TRIBUNNEWS.COM, GRESIK-Kamis (7/5/2020), sengatan listrik dari penggilingan pantai pedesaan membunuh seorang remaja dari Desa Dalegan, Kabupaten Pahang, Kabupaten Gresik

Maulana (15), Dia terbakar dan mati di tempat kejadian.

Pada awalnya, korban meninggalkan tempat kerja sendirian setelah berbuka puasa dan doa Margaret, menghancurkan daerah itu.

Fakta telah membuktikan bahwa korban berjalan di bumi dengan arus listrik, dan kemudian mati berarti korban tersengat listrik segera setelah mencapai daerah penghancuran, dan baru ditemukan tiga jam kemudian.

Baca: Menghadapi Piala Uber dan Thomas 2020, Malaysia mengalami kesulitan dalam memilih perwakilan terbaik.

Baca: Pekerja konstruksi di Toraja Pangala North meninggal karena penembakan.

Baca: Pelarian Ferdian Paleka berakhir di pelabuhan Merak, ini adalah perjalanan panjang untuk menghindari polisi-katanya, Jumat (5 Agustus, 2020): “Pada 21:30 ABC Sekitar waktu itu, paman korban, Andrique diberitahu oleh seorang kolega bahwa keponakan korban meninggal di tanah ketika sedang menggiling, dan diduga meninggal karena mati listrik. ”

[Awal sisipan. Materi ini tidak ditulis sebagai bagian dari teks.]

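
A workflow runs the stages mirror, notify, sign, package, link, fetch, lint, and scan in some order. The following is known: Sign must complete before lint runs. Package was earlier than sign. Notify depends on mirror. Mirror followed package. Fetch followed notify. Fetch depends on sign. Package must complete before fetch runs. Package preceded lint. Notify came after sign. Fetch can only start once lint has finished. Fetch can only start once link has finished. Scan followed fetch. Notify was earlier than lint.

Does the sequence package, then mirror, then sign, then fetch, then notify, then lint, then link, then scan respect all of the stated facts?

no

The constraints require link before fetch, but in the proposed sequence fetch appears ahead of link. That one violation is enough.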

Paman korban yang menjadi korban segera pergi ke tempat kejadian dan melihat keponakannya. Berada dalam kondisi dusta yang menyedihkan. — Karena sengatan listrik, wajah korban menjadi pucat dan kaki kirinya terbakar.

— Segera bawa korban ke Puskesmas Panceng, lalu bawa kembali ke rumah di Desa Delegan. Dimakamkan di TPU desa setempat. TKP (TKP).